Pragnę się cała przemienić w miłosierdzie Twoje i być żywym odbiciem Ciebie, o Panie.
Niech ten największy przymiot Boga, to jest niezgłębione miłosierdzie Jego,
przejdzie przez serce i duszę moją do bliźnich.
Dopomóż mi, Panie, aby oczy moje były miłosierne,
bym nigdy nie podejrzewała i nie sądziła według zewnętrznych pozorów,
ale upatrywała to, co piękne w duszach bliźnich i przychodziła im z pomocą.
Dopomóż mi, Panie, aby słuch mój był miłosierny,
bym skłaniała się do potrzeb bliźnich, by uszy moje nie były obojętne na bóle i jęki bliźnich.
Dopomóż mi, Panie, aby język mój był miłosierny,
bym nigdy nie mówiła ujemnie o bliźnich, ale dla każdego miała słowo pociechy i przebaczenia.
Dopomóż mi, Panie, aby ręce moje były miłosierne i pełne dobrych uczynków,
bym tylko umiała czynić dobrze bliźniemu, a na siebie przyjmować cięższe, mozolniejsze prace.
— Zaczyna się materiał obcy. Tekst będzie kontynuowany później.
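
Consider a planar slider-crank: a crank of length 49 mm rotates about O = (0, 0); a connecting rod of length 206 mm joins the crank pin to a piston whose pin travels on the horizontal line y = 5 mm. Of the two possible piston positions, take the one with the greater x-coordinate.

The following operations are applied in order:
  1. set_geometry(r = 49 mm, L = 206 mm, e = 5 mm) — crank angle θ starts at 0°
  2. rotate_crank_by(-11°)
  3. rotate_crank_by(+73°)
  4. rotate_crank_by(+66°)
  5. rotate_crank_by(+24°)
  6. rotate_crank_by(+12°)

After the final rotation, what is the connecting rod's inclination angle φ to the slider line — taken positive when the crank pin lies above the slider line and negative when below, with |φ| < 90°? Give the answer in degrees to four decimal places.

set_geometry: r = 49 mm, L = 206 mm, e = 5 mm; θ ← 0°
rotate_crank_by(-11°): θ ← 0° -11° = -11°
rotate_crank_by(+73°): θ ← -11° +73° = 62°
rotate_crank_by(+66°): θ ← 62° +66° = 128°
rotate_crank_by(+24°): θ ← 128° +24° = 152°
rotate_crank_by(+12°): θ ← 152° +12° = 164°
crank pin P = (r cos θ, r sin θ) = (-47.101823, 13.506230)
h = r sin θ − e = 13.506230 − 5 = 8.506230
sin φ = h / L = 8.506230 / 206 = 0.04129238
φ = arcsin(0.04129238) = 2.366552°

2.3666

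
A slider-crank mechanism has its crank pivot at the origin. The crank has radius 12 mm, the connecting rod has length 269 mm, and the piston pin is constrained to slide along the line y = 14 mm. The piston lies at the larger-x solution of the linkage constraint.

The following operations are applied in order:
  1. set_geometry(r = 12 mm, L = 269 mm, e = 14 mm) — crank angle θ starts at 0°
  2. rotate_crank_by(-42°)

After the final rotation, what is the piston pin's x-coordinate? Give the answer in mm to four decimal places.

277.0142

set_geometry: r = 12 mm, L = 269 mm, e = 14 mm; θ ← 0°
rotate_crank_by(-42°): θ ← 0° -42° = -42°
crank pin P = (r cos θ, r sin θ) = (8.917738, -8.029567)
h = r sin θ − e = -8.029567 − 14 = -22.029567
x = r cos θ + √(L² − h²) = 8.917738 + √(72361.0 − 485.3018) = 8.917738 + 268.096434 = 277.014172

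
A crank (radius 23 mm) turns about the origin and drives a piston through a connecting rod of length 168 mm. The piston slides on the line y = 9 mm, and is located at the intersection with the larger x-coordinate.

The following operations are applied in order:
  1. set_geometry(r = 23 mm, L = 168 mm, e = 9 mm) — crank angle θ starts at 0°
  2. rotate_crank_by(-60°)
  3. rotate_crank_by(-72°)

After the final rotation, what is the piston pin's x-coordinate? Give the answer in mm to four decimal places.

set_geometry: r = 23 mm, L = 168 mm, e = 9 mm; θ ← 0°
rotate_crank_by(-60°): θ ← 0° -60° = -60°
rotate_crank_by(-72°): θ ← -60° -72° = -132°
crank pin P = (r cos θ, r sin θ) = (-15.390004, -17.092331)
h = r sin θ − e = -17.092331 − 9 = -26.092331
x = r cos θ + √(L² − h²) = -15.390004 + √(28224.0 − 680.8097) = -15.390004 + 165.961412 = 150.571408

150.5714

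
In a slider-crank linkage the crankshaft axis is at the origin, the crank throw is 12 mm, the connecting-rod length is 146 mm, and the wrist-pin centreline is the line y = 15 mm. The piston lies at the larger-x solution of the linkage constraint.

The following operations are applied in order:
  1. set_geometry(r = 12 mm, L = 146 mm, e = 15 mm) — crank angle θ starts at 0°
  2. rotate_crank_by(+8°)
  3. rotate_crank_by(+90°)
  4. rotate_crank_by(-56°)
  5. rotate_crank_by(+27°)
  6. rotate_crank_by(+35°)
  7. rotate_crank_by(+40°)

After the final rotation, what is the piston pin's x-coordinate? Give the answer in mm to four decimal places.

136.0754

set_geometry: r = 12 mm, L = 146 mm, e = 15 mm; θ ← 0°
rotate_crank_by(+8°): θ ← 0° +8° = 8°
rotate_crank_by(+90°): θ ← 8° +90° = 98°
rotate_crank_by(-56°): θ ← 98° -56° = 42°
rotate_crank_by(+27°): θ ← 42° +27° = 69°
rotate_crank_by(+35°): θ ← 69° +35° = 104°
rotate_crank_by(+40°): θ ← 104° +40° = 144°
crank pin P = (r cos θ, r sin θ) = (-9.708204, 7.053423)
h = r sin θ − e = 7.053423 − 15 = -7.946577
x = r cos θ + √(L² − h²) = -9.708204 + √(21316.0 − 63.1481) = -9.708204 + 145.783579 = 136.075375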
Dopomóż mi, Panie, aby nogi moje były miłosierne,
bym zawsze spieszyła z pomocą bliźnim, opanowując swoje własne znużenie i zmęczenie. Prawdziwe moje odpocznienie jest w usłużności bliźnim.
Dopomóż mi, Panie, aby serce moje było miłosierne,
bym czuła ze wszystkimi cierpieniami bliźnich.
Nikomu nie odmówię swego serca.
Obcować będę szczerze nawet z tymi, o których wiem, że nadużywać będą dobroci mojej, a sama zamknę się w najmiłosierniejszym Sercu Jezusa.
O własnych cierpieniach będę milczeć. Niech odpocznie miłosierdzie Twoje we mnie, o Panie mój (...)
Jezu mój, przemień mnie w siebie, bo Ty wszystko możesz.